Estávamos nus. Ele beijava suavemente a ponta dos meus dedos, e prolongava em cada um deles. Ele me abraçou e encostou sua cabeça na minha. Sussurrou sobre meu ouvido.

- Eu te amo.

- Eu te amo também.

O beijei, tentando extrair tudo que ele tinha a me oferecer para entregar de bandeja às lembranças. Para que houvesse uma razão por toda a dor necessária. Levantei completamente nua e busquei um cigarro entre a bagunça, o acendi com meu típico isqueiro cor de rosa. Olhei pela janela e sorri. Traguei lentamente antes de olhar pra trás e fixar toda minha atenção a ele.

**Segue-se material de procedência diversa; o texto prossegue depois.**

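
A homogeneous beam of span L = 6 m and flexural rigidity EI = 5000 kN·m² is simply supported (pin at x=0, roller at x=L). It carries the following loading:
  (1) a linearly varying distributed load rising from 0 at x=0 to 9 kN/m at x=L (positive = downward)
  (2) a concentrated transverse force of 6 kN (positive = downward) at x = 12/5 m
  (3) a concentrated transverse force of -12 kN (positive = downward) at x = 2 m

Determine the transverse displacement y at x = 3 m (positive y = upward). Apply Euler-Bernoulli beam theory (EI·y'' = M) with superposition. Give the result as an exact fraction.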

- Vá embora. - eu disse calmamente. Havia somente ironia em minha voz e um sorriso nos lábios. Ele pareceu perturbado, surpreso. Triste.

- Você disse que me amava. - ele disse em voz baixa. Havia lágrimas em seus olhos.

- É exatamente por isso que você tem que ir.

Não olhei uma última vez para ele, nem em uma despedida silenciosa. As lágrimas caíram dos meus olhos sem nenhuma restrição. Mas ao meio de tanta dor, havia o alívio. O alívio de ter acabado antes de começar. Eu estava absolutamente consciente que ele não voltaria. Nunca mais.